Sullivan's claim that he was denied effective assistance of appellate counsel fails because there is no merit to his underlying claim regarding the performance of his trial counsel. The postconviction court did not abuse its discretion when it denied Sullivan's petition for postconviction relief.
ANDERSON, RUSSELL A. and LANCASTER, JJ., took no part in the consideration or decision of this case.
 The facts relating to Sullivan's participation in the kidnap, rape, and murder of Streufert are set out in this court's opinion affirming Sullivan's conviction on direct appeal and will not be repeated here. See State v. Sullivan, 502 N.W.2d 200 (Minn. 1993).
 Over time, Sullivan has filed a number of other motions and petitions challenging his conviction, all of which have either been dismissed or denied. The issues raised in those motions and petitions are not before the court in this appeal.
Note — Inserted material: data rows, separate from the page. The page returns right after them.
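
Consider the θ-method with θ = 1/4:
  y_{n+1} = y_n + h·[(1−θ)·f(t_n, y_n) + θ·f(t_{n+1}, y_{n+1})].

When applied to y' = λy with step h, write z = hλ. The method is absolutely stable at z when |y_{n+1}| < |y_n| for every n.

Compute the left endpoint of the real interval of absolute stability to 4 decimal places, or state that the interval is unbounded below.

On y'=λy, z=hλ:
  y_{n+1} = y_n + z·[3/4·y_n + 1/4·y_{n+1}] ⇒ (1 − 1/4z)y_{n+1} = (1 + 3/4z)y_n
  Hence R(z) = (1 + 3/4z)/(1 − 1/4z).

Find x<0 with |R(x)|<1.
x=-0.75: |R|=0.3684
R=−1: 1+3/4x = −1+1/4x ⇒ -1/2x=2 ⇒ x=2/(-1/2)=-4.0000
Confirm numerically:
  x=-3.226: |R|=0.78577 <1
  x=-3.050: |R|=0.73050 <1
  x=-2.757: |R|=0.63209 <1
  x=-4.575: |R|=1.13411 >1
  x=-4.402: |R|=1.09569 >1
Interval (-4.0000, 0).

left endpoint -4.0000.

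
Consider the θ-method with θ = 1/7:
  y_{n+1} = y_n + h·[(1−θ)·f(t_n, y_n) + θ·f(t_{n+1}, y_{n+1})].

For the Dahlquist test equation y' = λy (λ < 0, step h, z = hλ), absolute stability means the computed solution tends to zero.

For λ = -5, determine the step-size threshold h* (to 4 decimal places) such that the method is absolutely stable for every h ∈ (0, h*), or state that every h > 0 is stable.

(-2.8000,0); λ=-5 ⇒ h* = (14/5)/5 = 0.5600.

Set f=λy, z=hλ:
  y_{n+1} = y_n + z·[6/7·y_n + 1/7·y_{n+1}] ⇒ (1 − 1/7z)y_{n+1} = (1 + 6/7z)y_n
  R(z) = (1 + 6/7z)/(1 − 1/7z).

Solve |R(x)|<1 on ℝ⁻.
x=-0.98: |R|=0.1404
R=−1: 1+6/7x = −1+1/7x ⇒ -5/7x=2 ⇒ x=2/(-5/7)=-2.8000
Confirm numerically:
  x=-2.731: |R|=0.96455 <1
  x=-2.302: |R|=0.73232 <1
  x=-2.162: |R|=0.65182 <1
  x=-1.219: |R|=0.03820 <1
  x=-3.297: |R|=1.24133 >1
  x=-2.976: |R|=1.08821 >1
Stable set (-2.8000, 0).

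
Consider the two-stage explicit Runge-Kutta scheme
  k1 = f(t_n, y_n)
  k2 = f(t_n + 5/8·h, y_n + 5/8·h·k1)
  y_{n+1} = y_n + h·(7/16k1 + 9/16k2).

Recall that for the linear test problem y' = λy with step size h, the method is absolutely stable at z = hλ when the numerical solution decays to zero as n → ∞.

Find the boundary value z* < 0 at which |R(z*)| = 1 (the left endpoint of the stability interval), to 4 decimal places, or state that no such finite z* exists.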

 State v. Rainer, 502 N.W.2d 784, 787 (Minn. 1993).
 State v. Kelly, 535 N.W.2d 345, 348 (Minn. 1995) (citing Gates v. State, 398 N.W.2d 558, 561 (Minn. 1987)). See also Strickland v. Washington, 466 U.S. 668, 687 (1984).
 384 U.S. 436, 444 (1966).
 See State v. Wiernasz, 1998 WL 550106 at *3 (Minn. Aug. 27, 1998).
 State v. Williams, 535 N.W.2d 277, 286 (Minn. 1995).
 State v. Camacho, 561 N.W.2d 160, 169 (Minn. 1997) (citing Colorado v. Connelly, 479 U.S. 157 (1986)).